London: Six and a half years after voting to leave the European Union, three years after the formal departure, two years after signing a post-Brexit trade deal with Brussels and one month after installing its fourth prime minister since the 2016 referendum, Britain is caught in – what else? – another debate over Brexit.
Brexit may be in the history books, but “Bregret”, as the British newspapers have called it, is back in the air.
The British government denied a report on Sunday that it is seeking a “Swiss-style” relationship with the European Union that would remove many of the economic barriers erected by Brexit.Credit:AP
The cause of the remorse is clear: Britain’s economic crisis, which is the gravest in a generation and worse than those of its European neighbours. Not all — or even most — of the problems are because of Brexit, but Britain’s vexed trade relationship with the rest of Europe indisputably plays a role. That makes it a ripe target for an anxious public casting about for something to blame.
The latest eruption of this never-ending drama began last week with an opinion poll that showed support for Brexit had fallen to its lowest level yet. Only 32 per cent of those surveyed in the poll, by the firm YouGov, said that they thought leaving the EU was a good idea; 56 per cent said it was a mistake.
The Brexit second-guessing grew louder this week, after The Sunday Times of London published a report that Prime Minister Rishi Sunak was considering pursuing a closer arrangement with the EU, modelled on that of Switzerland. The Swiss have access to the single market and fewer border checks, in return for paying into the bloc’s coffers and accepting some of its rules.
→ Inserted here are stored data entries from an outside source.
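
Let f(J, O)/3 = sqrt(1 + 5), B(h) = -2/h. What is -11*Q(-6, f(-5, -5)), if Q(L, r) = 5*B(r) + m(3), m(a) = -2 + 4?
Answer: -22 + 55*sqrt(6)/9 ≈ -7.0309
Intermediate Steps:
m(a) = 2
f(J, O) = 3*sqrt(6) (f(J, O) = 3*sqrt(1 + 5) = 3*sqrt(6))
Q(L, r) = 2 - 10/r (Q(L, r) = 5*(-2/r) + 2 = -10/r + 2 = 2 - 10/r)
-11*Q(-6, f(-5, -5)) = -11*(2 - 10*sqrt(6)/18) = -11*(2 - 5*sqrt(6)/9) = -22 + 55*sqrt(6)/9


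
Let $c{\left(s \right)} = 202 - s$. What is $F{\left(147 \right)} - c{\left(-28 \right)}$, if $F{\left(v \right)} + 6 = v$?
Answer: $-89$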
Sunak quickly shot down the report, which was attributed to “senior government sources”.
British Prime Minister Rishi Sunak said his government is not seeking a “Swiss-style” relationship with the EU.Credit:Getty
“Under my leadership,” Sunak told business executives Monday, “the United Kingdom will not pursue any relationship with Europe that relies on alignment with EU laws”.
“I voted for Brexit, I believe in Brexit,” Sunak added. “I know that Brexit can deliver, and is already delivering, enormous benefits and opportunities for the country.”
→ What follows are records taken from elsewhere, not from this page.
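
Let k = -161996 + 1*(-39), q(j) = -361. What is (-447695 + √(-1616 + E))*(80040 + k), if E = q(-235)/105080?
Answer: 36708751525 - 16399*I*√4460899269070/10508 ≈ 3.6709e+10 - 3.2962e+6*I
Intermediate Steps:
E = -361/105080 ≈ -0.0034355
k = -162035 (k = -161996 - 39 = -162035)
(-447695 + √(-1616 + E))*(80040 + k) = (-447695 + √(-1616 - 361/105080))*(80040 - 162035) = (-447695 + √(-169809641/105080))*(-81995) = (-447695 + I*√4460899269070/52540)*(-81995) = 36708751525 - 16399*I*√4460899269070/10508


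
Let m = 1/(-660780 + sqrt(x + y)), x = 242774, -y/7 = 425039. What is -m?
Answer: 73420/48514771211 + I*sqrt(303611)/145544313633 ≈ 1.5134e-6 + 3.7858e-9*I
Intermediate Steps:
y = -2975273 (y = -7*425039 = -2975273)
m = 1/(-660780 + 3*I*sqrt(303611)) (m = 1/(-660780 + sqrt(242774 - 2975273)) = 1/(-660780 + sqrt(-2732499)) = 1/(-660780 + 3*I*sqrt(303611)) ≈ -1.5134e-6 - 3.786e-9*I)
-m = -(-73420/48514771211 - I*sqrt(303611)/145544313633) = 73420/48514771211 + I*sqrt(303611)/145544313633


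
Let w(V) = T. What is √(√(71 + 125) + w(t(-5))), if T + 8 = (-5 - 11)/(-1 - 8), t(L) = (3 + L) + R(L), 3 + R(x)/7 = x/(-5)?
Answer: √70/3 ≈ 2.7889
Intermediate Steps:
R(x) = -21 - 7*x/5 (R(x) = -21 + 7*(x/(-5)) = -21 + 7*(x*(-⅕)) = -21 + 7*(-x/5) = -21 - 7*x/5)
t(L) = -18 - 2*L/5 (t(L) = (3 + L) + (-21 - 7*L/5) = -18 - 2*L/5)
T = -56/9 (T = -8 + (-5 - 11)/(-1 - 8) = -8 - 16/(-9) = -8 - 16*(-⅑) = -8 + 16/9 = -56/9 ≈ -6.2222)
w(V) = -56/9
√(√(71 + 125) + w(t(-5))) = √(√(71 + 125) - 56/9) = √(√196 - 56/9) = √(14 - 56/9) = √(70/9) = √70/3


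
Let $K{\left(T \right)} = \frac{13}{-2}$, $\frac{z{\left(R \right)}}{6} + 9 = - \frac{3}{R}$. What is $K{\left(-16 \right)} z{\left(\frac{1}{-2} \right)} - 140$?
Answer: $-23$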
While nobody is predicting that Britain will seek to rejoin the EU, political analysts said that The Sunday Times report, on top of the dismal economic data and growing popular sentiment against Brexit, would open a fresh chapter in Britain’s search for a new relationship with the rest of Europe. Where that would lead, they cautioned, was impossible to predict.
“A genie’s been let out of the bottle,” said Mujtaba Rahman, an analyst at the political risk consultancy Eurasia Group. “What’s beginning is a much more fundamental debate. What is the long-run equilibrium between the two sides? Is it Switzerland? Is it Norway?” he added, referring to a country that has even closer ties to the EU than Switzerland, also without being a member.
“You can’t really address the economic problems the UK has without addressing and improving the trade relationship with the EU,” Rahman said. “Otherwise, you’re just fiddling around the edges.”
It is not an accident that public sentiment began to swing against Brexit a year ago, when Britain suffered an acute shortage of truck drivers, which caused delays in deliveries of fuel to petrol stations and long lines of motorists. That ended a honeymoon earlier in the year, when the government claimed, dubiously, that its swift approval and rollout of a COVID-19 vaccine was thanks to Brexit.
Since then, Britain has been gripped by double-digit inflation, rising interest rates and a recession that the Bank of England recently warned could last two years. Among the Group of 7 advanced countries, Britain is the only one with an economy that is smaller now than it was before the pandemic started. It was recently overtaken by India as the world’s fifth-largest economy.
“We can argue about the extent to which Brexit is responsible for Britain’s economic problems,” said John Curtice, a professor of politics at the University of Strathclyde, Scotland, and a leading British expert on polling. “But it is very difficult to convince people that a wonderful economic nirvana is coming around the corner because of Brexit.”